Unfortunately for Harlin, the high lasted nine days. On July 11, as outrage against Clay for his homophobic and sexist stand-up material hit a fever pitch reserved nowadays for mask defying idiots trying to barge into Trader Joe’s, Ford Fairlane was dead on arrival.

“It was just great fun to make. We happened to have very bad timing,” Harlin said of the film years later. “There was a strong tide that turned just then because Andrew Dice Clay was incredibly popular when we started the movie, but when the movie came out, there was a huge backlash to the sort of comedy that he had done that was considered anti-gay and anti-feminist and so on. It really set up a roadblock against our movie, and unfortunately, we were caught in that, because I don’t think our movie had any elements in it like that. Therefore, Ford Fairlane wasn’t very successful — but it has kind of a cult-status, and I run into guys in bars who say, ‘Hey, I liked Ford Fairlane.'” (Sadly, that “cult-status” has not resulted in the film’s distributor, 20th Century Fox/Disney, making the film available to rent, own, or stream digitally.)

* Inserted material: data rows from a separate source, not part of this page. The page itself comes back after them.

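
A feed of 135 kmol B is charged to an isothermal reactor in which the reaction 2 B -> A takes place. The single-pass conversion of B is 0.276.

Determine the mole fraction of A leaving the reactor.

0.16

B reacted = 0.276 × 135 = 37.26 kmol; ν_B = −2, so ξ = 37.26/2 = 18.63 kmol.
Outlet amounts (n = n₀ + ν ξ):
  B: 135 − 2(18.63) = 97.74
  A: 0 + 1(18.63) = 18.63
Total out = 116.4 kmol; y_A = 18.63 / 116.4 = 0.1601.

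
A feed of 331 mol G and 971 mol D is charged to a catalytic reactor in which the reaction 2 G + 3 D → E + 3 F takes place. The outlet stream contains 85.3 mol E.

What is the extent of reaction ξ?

ξ = 85.3 mol

For E: n = n₀ + 1ξ → 85.3 = 0 + 1ξ, giving ξ = 85.3 mol.
Outlet amounts (n = n₀ + ν ξ):
  G: 331 − 2(85.3) = 160.4
  D: 971 − 3(85.3) = 715.1
  E: 0 + 1(85.3) = 85.3
  F: 0 + 3(85.3) = 255.9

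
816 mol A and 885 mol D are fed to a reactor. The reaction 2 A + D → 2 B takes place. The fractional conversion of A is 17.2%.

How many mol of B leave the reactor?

140 mol

A reacted = 0.172 × 816 = 140.4 mol; ν_A = −2, so ξ = 140.4/2 = 70.18 mol.
Outlet amounts (n = n₀ + ν ξ):
  A: 816 − 2(70.18) = 675.6
  D: 885 − 1(70.18) = 814.8
  B: 0 + 2(70.18) = 140.4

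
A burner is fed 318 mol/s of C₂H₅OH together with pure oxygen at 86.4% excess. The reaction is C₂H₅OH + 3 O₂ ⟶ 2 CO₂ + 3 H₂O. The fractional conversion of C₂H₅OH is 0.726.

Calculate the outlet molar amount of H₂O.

693 mol/s

Stoichiometric O₂ = 3 × 318 = 954 mol/s; O₂ fed = 954 × 1.864 = 1778 mol/s.
Fuel reacted = 0.726 × 318 → ξ = 230.9 mol/s.
Outlet (n = n₀ + ν ξ):
  C₂H₅OH: 318 − 1(230.9) = 87.13
  O₂: 1778 − 3(230.9) = 1086
  CO₂: 0 + 2(230.9) = 461.7
  H₂O: 0 + 3(230.9) = 692.6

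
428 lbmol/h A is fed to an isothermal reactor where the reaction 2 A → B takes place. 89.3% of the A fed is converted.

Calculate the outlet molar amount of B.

191 lbmol/h

A reacted = 0.893 × 428 = 382.2 lbmol/h; ν_A = −2, so ξ = 382.2/2 = 191.1 lbmol/h.
Outlet amounts (n = n₀ + ν ξ):
  A: 428 − 2(191.1) = 45.8
  B: 0 + 1(191.1) = 191.1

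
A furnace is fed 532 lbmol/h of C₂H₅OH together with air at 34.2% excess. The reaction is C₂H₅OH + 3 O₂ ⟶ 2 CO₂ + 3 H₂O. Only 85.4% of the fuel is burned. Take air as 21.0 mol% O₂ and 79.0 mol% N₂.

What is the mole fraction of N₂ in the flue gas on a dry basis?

0.82

Stoichiometric O₂ = 3 × 532 = 1596 lbmol/h; O₂ fed = 1596 × 1.342 = 2142 lbmol/h.
N₂ fed = 2142 × 79/21 = 8057 lbmol/h.
Fuel reacted = 0.854 × 532 → ξ = 454.3 lbmol/h.
Outlet (n = n₀ + ν ξ):
  C₂H₅OH: 532 − 1(454.3) = 77.67
  O₂: 2142 − 3(454.3) = 778.8
  N₂: 8057 (inert)
  CO₂: 0 + 2(454.3) = 908.7
  H₂O: 0 + 3(454.3) = 1363
Dry total = 9823 lbmol/h; y_N₂ (dry) = 8057 / 9823 = 0.8203.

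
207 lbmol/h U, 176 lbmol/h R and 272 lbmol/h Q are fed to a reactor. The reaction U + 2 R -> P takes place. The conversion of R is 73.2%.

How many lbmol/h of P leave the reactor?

R reacted = 0.732 × 176 = 128.8 lbmol/h; ν_R = −2, so ξ = 128.8/2 = 64.42 lbmol/h.
Outlet amounts (n = n₀ + ν ξ):
  U: 207 − 1(64.42) = 142.6
  R: 176 − 2(64.42) = 47.17
  P: 0 + 1(64.42) = 64.42
  Q: 272 (inert)

64.4 lbmol/h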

It didn’t really matter, of course. Die Hard 2 opened the door for Harlin to direct Cliffhanger with Sylvester Stallone in 1993. That same year, he married Oscar-winning actress Geena Davis. Together they formed a production company and set out to turn Davis into an action star. Their first attempt was Cutthroat Island, a calamitous 1995 flop that almost single-handedly wrecked Harlin and Davis’s career.

“Originally, Michael Douglas was supposed to star in Cutthroat Island. And he walked away. At that point, I was left there with my then-wife, Geena Davis and myself, and a company that was already belly-up [Carolco]. We begged to be let go,” Harlin said in 2011. “We begged that we didn’t have to make this movie. And I don’t think I’ve ever said this in any other interview. We begged that we not be put in this position.”

The fallout was so severe, not even the following year’s action classic The Long Kiss Goodnight where Davis absolutely fulfilled the vision of an action hero, nor 1999’s shlock fave Deep Blue Sea could put Harlin back on a Hollywood track. After a string of flops in the 2000s, he left Los Angeles to make movies in China. 

“I feel that, for a long time, the number of studio movies being made in Hollywood has gone down every year. It’s either the Marvel-type superhero movies or the Blumhouse-type of low-budget horror films,” Harlin said in 2019. “There are a very small number of movies in between. It’s not at all like it was when I went there in the ’80s and ’90s. It’s all Netflix and Amazon now, and I like making theatrical movies.” Someday, maybe he’ll get the chance to do it again.